Article Details

An Appreciation of Alice Munro | Original Article

Anitha S.*, P. Kannan, in Journal of Advances and Scholarly Researches in Allied Education | Multidisciplinary Academic Research

ABSTRACT:

I consider Alice Munro to be one of our most important writers of psychological fiction. She has the courage to emphatically revive the psychology of the Romanticist Movement, to stick up for Freud when that’s still justifiable, and to blend the two approaches with her own insights and technical genius, to come to her own bold conclusions. The day that I realized that she’s describing the terrors and the horrors of the patriarchal world was the day that I began to understand Munro.
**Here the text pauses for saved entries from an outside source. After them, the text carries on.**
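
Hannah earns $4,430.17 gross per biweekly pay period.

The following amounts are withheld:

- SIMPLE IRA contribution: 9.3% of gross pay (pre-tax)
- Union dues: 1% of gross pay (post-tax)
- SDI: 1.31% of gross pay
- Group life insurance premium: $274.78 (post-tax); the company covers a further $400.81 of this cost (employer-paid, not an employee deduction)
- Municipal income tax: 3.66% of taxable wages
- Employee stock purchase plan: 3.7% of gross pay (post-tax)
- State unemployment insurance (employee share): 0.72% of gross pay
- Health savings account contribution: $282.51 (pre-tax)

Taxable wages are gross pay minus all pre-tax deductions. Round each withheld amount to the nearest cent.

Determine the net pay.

$3,025.99

Health savings account contribution: $282.51
SIMPLE IRA contribution: $4,430.17 × 0.093 = $412.01
Pre-tax total = $282.51 + $412.01 = $694.52
Taxable wages = $4,430.17 − $694.52 = $3,735.65
Municipal income tax: $3,735.65 × 0.0366 = $136.72
SDI: $4,430.17 × 0.0131 = $58.04
State unemployment insurance (employee share): $4,430.17 × 0.0072 = $31.90
Employee stock purchase plan: $4,430.17 × 0.037 = $163.92
Union dues: $4,430.17 × 0.01 = $44.30
Group life insurance premium: $274.78
(Employer's $400.81 toward group life insurance premium is not withheld from the employee.)
Total deductions = $282.51 + $412.01 + $136.72 + $58.04 + $31.90 + $163.92 + $44.30 + $274.78 = $1,404.18
Net pay = $4,430.17 − $1,404.18 = $3,025.99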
She doesn’t underline her social message. She doesn’t underline any message. Neither Chekhov nor Munro would be so vulgar as to state the message the way you’d put it in a slogan, or on a flag. That’s not art. Art gives us a situation in which we feel the message, if we’re sensitive to it. One of the great things about Munro is that she forces us to participate in her stories. We have to see connections she’s not going to point them out for us. A typical situation in a Munro story is that a woman’s predicament, in some family or social situation—something that seems trivial, or everyday-ish—will explode into a major problem. For example, in “Runaway,” Carla lies to her husband, Clark, telling him how her employer’s husband lured her to his bed. This sexually excites them both, initially, but then leads to something more threatening. Carla tries to solve the issue by running away, and the choices she makes lead her and Clark to discovery.